The Royal Australian Air Force (RAAF) Air Task Group (ATG) has clocked up 3,500 hours of combat operations during which it has destroyed 61 targets after 100 days of playing its part in the international effort to disrupt and degrade the Islamic State of Iraq and the Levant (ISIL). The ATG has been conducting regular combat and support missions over Iraq since October, as well as assisting with coalition operations.
“We have helped the Iraqi ground forces halt [the ISIL] advance, and coalition air forces continue to apply relentless pressure,” Commander of the Air Task Group Air Commodore Glen Braz stated on January 15.
Over the past 100 days, Australian crews have led a multinational airstrike that destroyed an ISIL bomb factory and uncovered a complex bunker system that they later attacked, according to Defence. The ATG also disrupted attempts to divert water from major dams and ensured that water flowed to where it was needed.
In addition to conducting combat air patrols, Australian F/A-18F Super Hornets have provided air support for the Iraqi security forces as they have fought to maintain control of infrastructure and key facilities across the country.
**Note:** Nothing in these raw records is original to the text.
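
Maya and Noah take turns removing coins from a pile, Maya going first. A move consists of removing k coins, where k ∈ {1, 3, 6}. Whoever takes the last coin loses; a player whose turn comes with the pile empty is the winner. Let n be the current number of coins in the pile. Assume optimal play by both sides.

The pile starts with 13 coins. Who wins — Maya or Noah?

Compute win/loss labels from the base case upward. A position with no move is W. Any other position is W if it can reach an L in one move, else L.
n=0: no move; the opponent has just taken the last coin and therefore loses → W
n=1: only reaches 0(W), which is W → L
n=2: reaches L-position 1 → W
n=3: only reaches 2(W), 0(W), all W → L
n=4: reaches L-position 3 → W
n=5: only reaches 4(W), 2(W), all W → L
n=6: reaches L-position 5 → W
n=7: reaches L-position 1 → W
n=8: reaches L-position 5 → W
n=9: reaches L-position 3 → W
n=10: only reaches 9(W), 7(W), 4(W), all W → L
n=11: reaches L-position 10 → W
n=12: only reaches 11(W), 9(W), 6(W), all W → L
n=13: reaches L-position 12 → W
From 13 Maya can remove 1, leaving 12, reaching an L position.

Maya wins.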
And the ATG recently provided direct support for Kurdish ground forces.
Air Commodore Braz pointed out that the contribution under Operation OKRA extends beyond airstrikes, with the KC-30A Multi-Role Tanker Transport aircraft offloading almost 4,000 tonnes of fuel during this rotation.
“The Australian KC-30A tanker aircraft has been a crucial force-multiplier as it allows combat aircraft to remain over the combat zone through air-to-air refuelling,” he said. “The versatile Aussie tanker regularly refuels coalition as well as Australian aircraft.”
The E-7A Wedgetail airborne early warning and control (AEW&C) platform has responsibility for the command and control of all coalition aircraft within a battle management area that covers most of the airspace above Iraq.
Crews regularly manage more than 80 combat aircraft during a single mission, and the Wedgetail recently achieved the longest-ever Australian command-and-control air mission in a war zone at 16.3 hours, Defence said.